D_{\mathrm{KL}}(\mathrm{posterior}\parallel \mathrm{prior}) = \mathbb{E}[I_{\mathrm{prior}}(x)] – \mathbb{E}[I_{\mathrm{posterior}}(x)] \, .

\end{equation}

Knowing that the KL divergence should always be 0 or positive (if it exists), then we must have

\begin{equation}

I_{\mathrm{posterior}}(x) \leq I_{\mathrm{prior}}(x)\, .

\end{equation}

The information content of an image must *decrease* (or stay the same) when we update our knowledge of the world with new information. This is perhaps surprising at first, but in many ways, we have an intuitive sense of this in our daily lives. We often stop looking at common objects because we have already seen them before. We expect them to look the same. They do not surprise us anymore. In other words, they do not change the state of our knowledge of the world, or provide us with new information.

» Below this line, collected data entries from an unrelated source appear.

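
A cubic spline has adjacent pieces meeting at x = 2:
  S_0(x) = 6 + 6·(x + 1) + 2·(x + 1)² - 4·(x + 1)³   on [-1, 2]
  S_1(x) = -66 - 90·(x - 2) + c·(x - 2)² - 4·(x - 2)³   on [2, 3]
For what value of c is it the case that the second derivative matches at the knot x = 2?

-34

S_0''(x) = 4 - 24·(x + 1), so S_0''(2) = -68. On the right, S_1''(2) = 2c, so c = -34.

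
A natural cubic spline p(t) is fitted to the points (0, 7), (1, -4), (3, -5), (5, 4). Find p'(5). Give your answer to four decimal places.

4.9091

With M_i denoting the second derivative at x_i, h_i = 1, 2, 2, and Δ_i = (y_(i+1) − y_i)/h_i = -11, -1/2, 9/2:
  1·M_0 + 6·M_1 + 2·M_2 = 6(Δ_1 - Δ_0) = 63
  2·M_1 + 8·M_2 + 2·M_3 = 6(Δ_2 - Δ_1) = 30
Natural end conditions: M_0 = M_3 = 0.
Solving the tridiagonal system: M_0 = 0, M_1 = 111/11, M_2 = 27/22, M_3 = 0.
On [3, 5], p'(t) = b_2 + 2c_2·(t - 3) + 3d_2·(t - 3)² with b_2 = Δ_2 - h_2(2M_2 + M_3)/6 = 81/22, c_2 = M_2/2 = 27/44, d_2 = (M_3 - M_2)/(6h_2) = -9/88. So p'(5) = 54/11.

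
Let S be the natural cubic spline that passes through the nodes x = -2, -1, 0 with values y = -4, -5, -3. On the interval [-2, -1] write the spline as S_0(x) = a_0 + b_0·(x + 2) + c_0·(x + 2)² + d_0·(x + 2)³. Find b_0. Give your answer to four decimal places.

-1.7500

With M_i denoting the second derivative at x_i, h_i = 1, 1, and Δ_i = (y_(i+1) − y_i)/h_i = -1, 2:
  1·M_0 + 4·M_1 + 1·M_2 = 6(Δ_1 - Δ_0) = 18
Natural end conditions: M_0 = M_2 = 0.
Forward elimination and back-substitution give M_0 = 0, M_1 = 9/2, M_2 = 0.
On [-2, -1], with S_0(x) = a_0 + b_0·(x + 2) + c_0·(x + 2)² + d_0·(x + 2)³: c_0 = M_0/2 = 0, d_0 = (M_1 - M_0)/(6h_0) = 3/4, b_0 = Δ_0 - h_0(2M_0 + M_1)/6 = -7/4.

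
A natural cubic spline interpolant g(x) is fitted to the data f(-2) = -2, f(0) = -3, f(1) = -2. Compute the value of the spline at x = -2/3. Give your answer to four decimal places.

-3.0370

Let m_i = g''(x_i). Step sizes h_i = 2, 1; slopes of the chords Δ_i = (y_(i+1) - y_i)/h_i = -1/2, 1.
  2·m_0 + 6·m_1 + 1·m_2 = 6(Δ_1 - Δ_0) = 9
Natural end conditions: m_0 = m_2 = 0.
Hence m_0 = 0, m_1 = 3/2, m_2 = 0.
On [-2, 0], g(x) = -2 - 1·(x + 2) + 0·(x + 2)² + 1/8·(x + 2)³.
With (x + 2) = 4/3: g(-2/3) = -82/27.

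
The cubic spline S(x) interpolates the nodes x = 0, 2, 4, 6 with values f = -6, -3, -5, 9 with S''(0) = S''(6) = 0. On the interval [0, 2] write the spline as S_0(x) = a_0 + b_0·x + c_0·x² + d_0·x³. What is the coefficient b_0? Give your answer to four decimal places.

With m_i denoting the second derivative at x_i, h_i = 2, 2, 2, and Δ_i = (y_(i+1) − y_i)/h_i = 3/2, -1, 7:
  2·m_0 + 8·m_1 + 2·m_2 = 6(Δ_1 - Δ_0) = -15
  2·m_1 + 8·m_2 + 2·m_3 = 6(Δ_2 - Δ_1) = 48
Natural end conditions: m_0 = m_3 = 0.
Forward elimination and back-substitution give m_0 = 0, m_1 = -18/5, m_2 = 69/10, m_3 = 0.
On [0, 2], with S_0(x) = a_0 + b_0·x + c_0·x² + d_0·x³: c_0 = m_0/2 = 0, d_0 = (m_1 - m_0)/(6h_0) = -3/10, b_0 = Δ_0 - h_0(2m_0 + m_1)/6 = 27/10.

2.7000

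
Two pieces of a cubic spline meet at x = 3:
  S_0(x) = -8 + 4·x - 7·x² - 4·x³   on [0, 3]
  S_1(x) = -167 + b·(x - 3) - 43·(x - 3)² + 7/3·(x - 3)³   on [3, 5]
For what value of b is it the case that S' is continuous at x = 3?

S_0'(x) = 4 - 14·x - 12·x², so S_0'(3) = -146. On the right, S_1'(3) = b, so b = -146.

-146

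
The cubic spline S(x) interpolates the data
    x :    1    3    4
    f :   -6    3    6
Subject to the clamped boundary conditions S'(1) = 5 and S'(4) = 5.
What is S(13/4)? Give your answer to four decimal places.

Write M_i for S''(x_i). With h_i = 2, 1 and divided differences Δ_i = 9/2, 3, the continuity of S' gives the tridiagonal system
  2·M_0 + 6·M_1 + 1·M_2 = 6(Δ_1 - Δ_0) = -9
Clamped end conditions give two more equations: 2h_0·M_0 + h_0·M_1 = 6(Δ_0 - S'(1)) = -3 and h_1·M_1 + 2h_1·M_2 = 6(S'(4) - Δ_1) = 12.
Hence M_0 = 3/4, M_1 = -3, M_2 = 15/2.
On [3, 4], S(x) = 3 + 11/4·(x - 3) - 3/2·(x - 3)² + 7/4·(x - 3)³.
With (x - 3) = 1/4: S(13/4) = 927/256.

3.6211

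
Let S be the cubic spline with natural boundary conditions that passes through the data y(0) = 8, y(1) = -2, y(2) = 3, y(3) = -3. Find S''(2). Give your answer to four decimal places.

Write m_i for S''(x_i). With h_i = 1, 1, 1 and divided differences Δ_i = -10, 5, -6, the continuity of S' gives the tridiagonal system
  1·m_0 + 4·m_1 + 1·m_2 = 6(Δ_1 - Δ_0) = 90
  1·m_1 + 4·m_2 + 1·m_3 = 6(Δ_2 - Δ_1) = -66
Natural end conditions: m_0 = m_3 = 0.
Forward elimination and back-substitution give m_0 = 0, m_1 = 142/5, m_2 = -118/5, m_3 = 0.

-23.6000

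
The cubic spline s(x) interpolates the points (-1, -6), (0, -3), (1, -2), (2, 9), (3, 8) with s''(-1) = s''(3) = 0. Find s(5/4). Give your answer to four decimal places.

Write M_i for s''(x_i). With h_i = 1, 1, 1, 1 and divided differences Δ_i = 3, 1, 11, -1, the continuity of s' gives the tridiagonal system
  1·M_0 + 4·M_1 + 1·M_2 = 6(Δ_1 - Δ_0) = -12
  1·M_1 + 4·M_2 + 1·M_3 = 6(Δ_2 - Δ_1) = 60
  1·M_2 + 4·M_3 + 1·M_4 = 6(Δ_3 - Δ_2) = -72
Natural end conditions: M_0 = M_4 = 0.
Forward elimination and back-substitution give M_0 = 0, M_1 = -123/14, M_2 = 162/7, M_3 = -333/14, M_4 = 0.
On [1, 2], s(x) = -2 + 29/4·(x - 1) + 81/7·(x - 1)² - 219/28·(x - 1)³.
With (x - 1) = 1/4: s(5/4) = 741/1792.

0.4135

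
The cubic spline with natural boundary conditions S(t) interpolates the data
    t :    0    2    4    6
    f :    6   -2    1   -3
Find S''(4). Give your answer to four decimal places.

Let M_i = S''(x_i). Step sizes h_i = 2, 2, 2; slopes of the chords Δ_i = (y_(i+1) - y_i)/h_i = -4, 3/2, -2.
  2·M_0 + 8·M_1 + 2·M_2 = 6(Δ_1 - Δ_0) = 33
  2·M_1 + 8·M_2 + 2·M_3 = 6(Δ_2 - Δ_1) = -21
Natural end conditions: M_0 = M_3 = 0.
Forward elimination and back-substitution give M_0 = 0, M_1 = 51/10, M_2 = -39/10, M_3 = 0.

-3.9000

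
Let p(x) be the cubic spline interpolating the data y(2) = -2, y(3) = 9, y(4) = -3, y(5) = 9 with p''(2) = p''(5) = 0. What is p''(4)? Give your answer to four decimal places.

Put M_i = p'' at the i-th knot. Here h = (1, 1, 1) and Δ = (11, -12, 12), so the interior equations h_(i-1)·M_(i-1) + 2(h_(i-1)+h_i)·M_i + h_i·M_(i+1) = 6(Δ_i − Δ_(i-1)) read
  1·M_0 + 4·M_1 + 1·M_2 = 6(Δ_1 - Δ_0) = -138
  1·M_1 + 4·M_2 + 1·M_3 = 6(Δ_2 - Δ_1) = 144
Natural end conditions: M_0 = M_3 = 0.
Forward elimination and back-substitution give M_0 = 0, M_1 = -232/5, M_2 = 238/5, M_3 = 0.

47.6000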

Curious, I asked ChatGPT4, OpenAI’s LLM, to generate two images. I prompted the LLM to first generate an image with the least amount of information according to his internal world model (whatever that may be), and it generated a blank canvas with clean brushes and other painting tools ready to be used to draw a picture. I then asked the LLM to generate an image with a lot of information and it generated a very intricate tapestry. According to the LLM, it depicts the entire history of human civilization intertwined with the natural world. I find that the low-information image communicates something relatively simple that can be described in a few words, while the high-information image isn’t captured by the few words I chose. An entire blog post would probably be needed to describe it fully. But this might just be me. Information depends on the receiver. One might find much more meaning in the blank canvas than I do.

In any case, I would argue that the blank canvas image is a bit of a waste of memory. It can be encoded much more efficiently using words rather than an image. And this is where I would slightly disagree with LeCun’s premise that images contain more information than words. While images can contain a lot of information, most images can be efficiently compressed in a few words. A few words can transmit the same message if the receiver has the prerequisite world model for language. Rather, I believe that LeCun is alluding to the channel capacity when he says that images can transmit more information.